Face à spaCy et aux pipelines Hugging Face
La comparaison utile n'est pas celle des architectures de modèles, c'est celle du modèle d'exécution. spaCy et les pipelines Hugging Face en Python s'exécutent dans un processus, sur une machine, avec une boucle d'inférence que vous contrôlez entièrement. Ils excellent quand le corpus tient en mémoire et que le débit se règle par le nombre de workers. Spark NLP déplace la boucle dans le planificateur Spark : la parallélisation, la tolérance aux pannes et la reprise sur échec sont héritées du moteur, pas écrites par vous. La différence se voit au moment du passage à l'échelle. Ajouter des nœuds à un cluster Spark est une opération d'infrastructure. Réécrire un script spaCy pour qu'il tienne sur dix machines est un projet. En contrepartie, Spark NLP vous demande d'accepter les contraintes de Spark : versions figées, sérialisation, temps de démarrage de session, et une courbe d'apprentissage sur les DataFrames. Le choix se résume donc à une question de volume et d'emplacement des données, pas à une question de qualité de modèles.
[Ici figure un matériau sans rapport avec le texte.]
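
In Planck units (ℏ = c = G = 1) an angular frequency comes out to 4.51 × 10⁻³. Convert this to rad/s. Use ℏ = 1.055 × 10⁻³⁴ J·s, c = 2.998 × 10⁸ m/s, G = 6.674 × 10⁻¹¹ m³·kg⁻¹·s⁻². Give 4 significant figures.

One Planck angular frequency: ω_P = √(c⁵/(ℏG)) = 1.855 × 10⁴³ rad/s.
4.51 × 10⁻³ × 1.855 × 10⁴³ rad/s = 8.364 × 10⁴⁰ rad/s

8.364 × 10⁴⁰ rad/s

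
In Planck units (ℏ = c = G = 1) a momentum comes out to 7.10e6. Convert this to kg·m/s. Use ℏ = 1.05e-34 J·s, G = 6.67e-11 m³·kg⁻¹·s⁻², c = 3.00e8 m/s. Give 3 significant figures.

One Planck momentum: p_P = √(ℏc³/G) = 6.52 kg·m/s.
7.10e6 × 6.52 kg·m/s = 4.63e7 kg·m/s

4.63e7 kg·m/s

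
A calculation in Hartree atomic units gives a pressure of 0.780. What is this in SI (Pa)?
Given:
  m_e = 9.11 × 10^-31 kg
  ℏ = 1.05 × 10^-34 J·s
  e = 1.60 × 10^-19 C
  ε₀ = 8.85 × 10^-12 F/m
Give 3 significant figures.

One atomic unit of pressure: P_au = E_h/a₀³ = m_e⁴e¹⁰/((4πε₀)⁵ℏ⁸) = 3.01 × 10^13 Pa.
0.780 × 3.01 × 10^13 Pa = 2.35 × 10^13 Pa

2.35 × 10^13 Pa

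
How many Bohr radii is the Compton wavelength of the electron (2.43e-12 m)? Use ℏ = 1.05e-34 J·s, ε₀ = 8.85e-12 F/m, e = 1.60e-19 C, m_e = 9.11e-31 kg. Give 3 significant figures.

0.0462

Bohr radius: a₀ = 4πε₀ℏ²/(m_e e²) = 5.26e-11 m.
2.43e-12 / 5.26e-11 = 0.0462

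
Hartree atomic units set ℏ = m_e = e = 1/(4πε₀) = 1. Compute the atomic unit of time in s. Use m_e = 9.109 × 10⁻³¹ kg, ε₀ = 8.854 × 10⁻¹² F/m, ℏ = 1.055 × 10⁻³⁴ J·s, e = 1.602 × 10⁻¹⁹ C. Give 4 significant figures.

2.423 × 10⁻¹⁷ s

From ℏ = m_e = e = 1/(4πε₀) = 1 the time scale is τ_au = (4πε₀)²ℏ³/(m_e e⁴).
E_h = 4.354 × 10⁻¹⁸ J
ℏ/E_h = 2.423 × 10⁻¹⁷ s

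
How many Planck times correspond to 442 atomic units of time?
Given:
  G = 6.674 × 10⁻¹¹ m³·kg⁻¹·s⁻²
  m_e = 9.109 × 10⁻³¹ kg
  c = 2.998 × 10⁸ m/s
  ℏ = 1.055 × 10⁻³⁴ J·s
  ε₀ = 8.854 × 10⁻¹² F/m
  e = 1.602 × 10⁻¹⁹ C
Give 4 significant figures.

1.986 × 10²⁹

atomic unit of time: τ_au = (4πε₀)²ℏ³/(m_e e⁴) = 2.423 × 10⁻¹⁷ s
Planck time: t_P = √(ℏG/c⁵) = 5.392 × 10⁻⁴⁴ s
442 × 2.423 × 10⁻¹⁷ / 5.392 × 10⁻⁴⁴ = 1.986 × 10²⁹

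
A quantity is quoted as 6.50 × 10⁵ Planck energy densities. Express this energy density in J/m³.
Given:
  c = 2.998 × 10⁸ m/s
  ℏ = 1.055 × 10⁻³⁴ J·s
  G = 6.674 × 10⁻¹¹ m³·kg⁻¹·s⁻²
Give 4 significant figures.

3.011 × 10¹¹⁹ J/m³

One Planck energy density: u_P = c⁷/(ℏG²) = 4.632 × 10¹¹³ J/m³.
6.50 × 10⁵ × 4.632 × 10¹¹³ J/m³ = 3.011 × 10¹¹⁹ J/m³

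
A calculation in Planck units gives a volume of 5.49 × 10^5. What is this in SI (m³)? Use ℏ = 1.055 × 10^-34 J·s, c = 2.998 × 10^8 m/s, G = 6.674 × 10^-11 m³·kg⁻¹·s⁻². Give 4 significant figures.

2.319 × 10^-99 m³

One Planck volume: V_P = (ℏG/c³)^(3/2) = 4.224 × 10^-105 m³.
5.49 × 10^5 × 4.224 × 10^-105 m³ = 2.319 × 10^-99 m³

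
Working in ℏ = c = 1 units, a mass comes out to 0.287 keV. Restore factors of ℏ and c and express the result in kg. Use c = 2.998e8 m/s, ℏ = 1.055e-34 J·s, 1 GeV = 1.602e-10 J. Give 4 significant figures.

Mass is [E]/c²; divide by c².
1 GeV → 1/c² × (1 GeV in J) = 1.782e-27 kg.
Convert the energy scale: 0.287 keV = 2.87e-7 GeV.
Result: 2.87e-7 × 1.782e-27 = 5.115e-34 kg.

5.115e-34 kg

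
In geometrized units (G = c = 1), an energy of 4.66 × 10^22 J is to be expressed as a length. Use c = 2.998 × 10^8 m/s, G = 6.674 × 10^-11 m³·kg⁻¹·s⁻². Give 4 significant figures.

3.850 × 10^-22 m

Energy → length via G/c⁴.
4.66 × 10^22 J × (G/c⁴) = 3.850 × 10^-22 m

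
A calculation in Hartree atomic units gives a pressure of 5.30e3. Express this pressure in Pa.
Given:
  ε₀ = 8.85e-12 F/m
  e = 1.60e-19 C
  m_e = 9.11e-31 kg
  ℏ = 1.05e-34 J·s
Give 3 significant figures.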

Licence, modèles et coût de maintenance
Le code de Spark NLP est publié sous Apache-2.0, une licence permissive qui autorise l'usage commercial, la modification et la redistribution, avec les obligations habituelles de conservation des mentions et de l'état des modifications. Cette licence couvre le dépôt. Elle ne couvre pas automatiquement les modèles pré-entraînés téléchargés depuis le site du projet, dont les conditions peuvent différer selon l'origine des poids et les données d'entraînement. Le README ne détaille pas ce point, et c'est une zone à vérifier au cas par cas avant une mise en production, en particulier pour les modèles dérivés de Llama ou de Mistral. Sur la maintenance, les versions récentes listées sont 6.4.0, 6.4.1 et 6.4.2, avec une cadence de publication d'environ un mois entre chacune, et un dernier push en septembre 2026. Cette cadence implique de suivre les versions si vous voulez les correctifs, mais chaque montée de version doit être testée contre vos pipelines et votre version de Spark. Le coût réel n'est pas la licence, il est le temps passé à maintenir l'alignement entre trois éléments : la version de Spark du cluster, la version de spark-nlp et les modèles que vous avez épinglés.
Conclusion éditoriale
Adoptez Spark NLP si vos textes vivent déjà dans Spark et que le coût de sortie du cluster dépasse le coût d'apprentissage de la bibliothèque. Ne l'adoptez pas si vous traitez quelques milliers de documents par jour sur un seul serveur : spaCy ou un pipeline Hugging Face en Python simple demandera moins de configuration. Avant de vous engager, vérifiez trois choses : la compatibilité entre votre version de Spark et le paquet Maven choisi dans le tableau du README, la disponibilité de la langue et de la tâche visées dans les modèles pré-entraînés, et les conditions de la licence Apache-2.0 pour les modèles que vous téléchargez, car le code et les poids ne relèvent pas nécessairement du même régime.